Angel Gabriel Cabrera Silva, SJD Candidate, Harvard Law School:
Infiltrating the State: Social Movements and the Transformative Politics of Economic and Social Rights
My dissertation explores the role that Economic and Social Rights (ESR) mobilization has in processes of institutional transformation. Most specifically, it theorizes the role of ESR strategies after a social movement infiltrates the State. This dynamic of infiltration will complement theories that conceive ESRs as tools to “judicialize”, “deliberate” or “vernacularize” a movement’s claims. Drawing from Bourdieu’s fields theory, I argue that ESR function as a particular form of juridical capital that enables social actors to go in and out the State to assume two particular subject-positions: “governing activists” (activists with bureaucratic roles) and “sympathetic bureaucrats” (officials willing to break institutional inertias). My dissertation conceptualizes the interactions between these two subject-positions as driving factors within processes of institutional transformation. The project is grounded on sixteen months of fieldwork in Mexico, during which I followed indigenous activists that assumed bureaucratic roles in “Community Councils”, new local government bodies created through mobilization.

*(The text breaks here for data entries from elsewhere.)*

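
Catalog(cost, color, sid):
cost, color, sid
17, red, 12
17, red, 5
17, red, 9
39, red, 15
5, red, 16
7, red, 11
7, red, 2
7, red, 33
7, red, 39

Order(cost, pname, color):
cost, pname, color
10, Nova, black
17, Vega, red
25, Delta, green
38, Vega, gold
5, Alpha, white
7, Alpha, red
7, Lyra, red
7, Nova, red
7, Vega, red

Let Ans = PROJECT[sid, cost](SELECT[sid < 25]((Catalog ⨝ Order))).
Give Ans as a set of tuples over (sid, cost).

Joining Catalog and Order on cost, color yields {(17, red, 12, Vega), (17, red, 5, Vega), (17, red, 9, Vega), (7, red, 11, Alpha), (7, red, 11, Lyra), (7, red, 11, Nova), (7, red, 11, Vega), (7, red, 2, Alpha), (7, red, 2, Lyra), (7, red, 2, Nova), (7, red, 2, Vega), (7, red, 33, Alpha), (7, red, 33, Lyra), (7, red, 33, Nova), (7, red, 33, Vega), (7, red, 39, Alpha), (7, red, 39, Lyra), (7, red, 39, Nova), (7, red, 39, Vega)}.
σ[sid < 25]: keep tuples satisfying sid < 25 → {(17, red, 12, Vega), (17, red, 5, Vega), (17, red, 9, Vega), (7, red, 11, Alpha), (7, red, 11, Lyra), (7, red, 11, Nova), (7, red, 11, Vega), (7, red, 2, Alpha), (7, red, 2, Lyra), (7, red, 2, Nova), (7, red, 2, Vega)}
Keep only column(s) sid, cost (6 duplicate(s) eliminated): {(11, 7), (12, 17), (2, 7), (5, 17), (9, 17)}

{(11, 7), (12, 17), (2, 7), (5, 17), (9, 17)}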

Emily Kathryn Linnemeier, PhD Candidate, Jimmy and Rosalynn Carter School for Peace and Conflict, George Mason University:
Building Egalitarian and Equitable Schools through Youth Participatory Action Research
This dissertation research consists of using and documenting the process of youth participatory action research (YPAR) to address the social right of education, specifically, as it relates to equity, in a United States high school setting. I’m working with a coresearcher team of students and educators from a socioeconomically, racially and home language diverse suburban school to analyze and address a co-determined issue around equity and the school culture. This research looks at how both the outcomes and the process of YPAR may lead to strengthening of the social right of educational equity on a specific high school campus. Therefore, not only is the research focused on ways to exercise the social right of equitable education, the study also utilizes a methodology that allows people who should receive that right to engage in a collaborative process to determine what it looks like.
Madri Hall-Faul, PhD Candidate, School of Social Work, University of Connecticut:
The Role of the Devolved Policy Implementation in Social and Economic Rights Fulfillment: The Case of Temporary Assistance for Needy Families in Connecticut
The devolved model of social welfare policy in the United States leads to inequality in benefit access and adequacy, as exemplified by the implementation of Temporary Assistance for Needy Families (TANF). This inequality between states has been studied extensively, but has not been analyzed in depth as a violation of social and economic rights of families in poverty. My dissertation will examine how this inequality is created in one state through a case study of TANF in Connecticut. Using a framework of participation, nondiscrimination, equality, human dignity, transparency, accountability, and adequacy, I will evaluate TANF and its impact on social and economic rights in Connecticut. I will conduct interviews with decision-makers and advocates, and review budgets and public documents. This dissertation will contribute a human rights-based analysis of TANF to social welfare policy literature and provides a novel focus on public administration decision-making, which is limited in social work literature.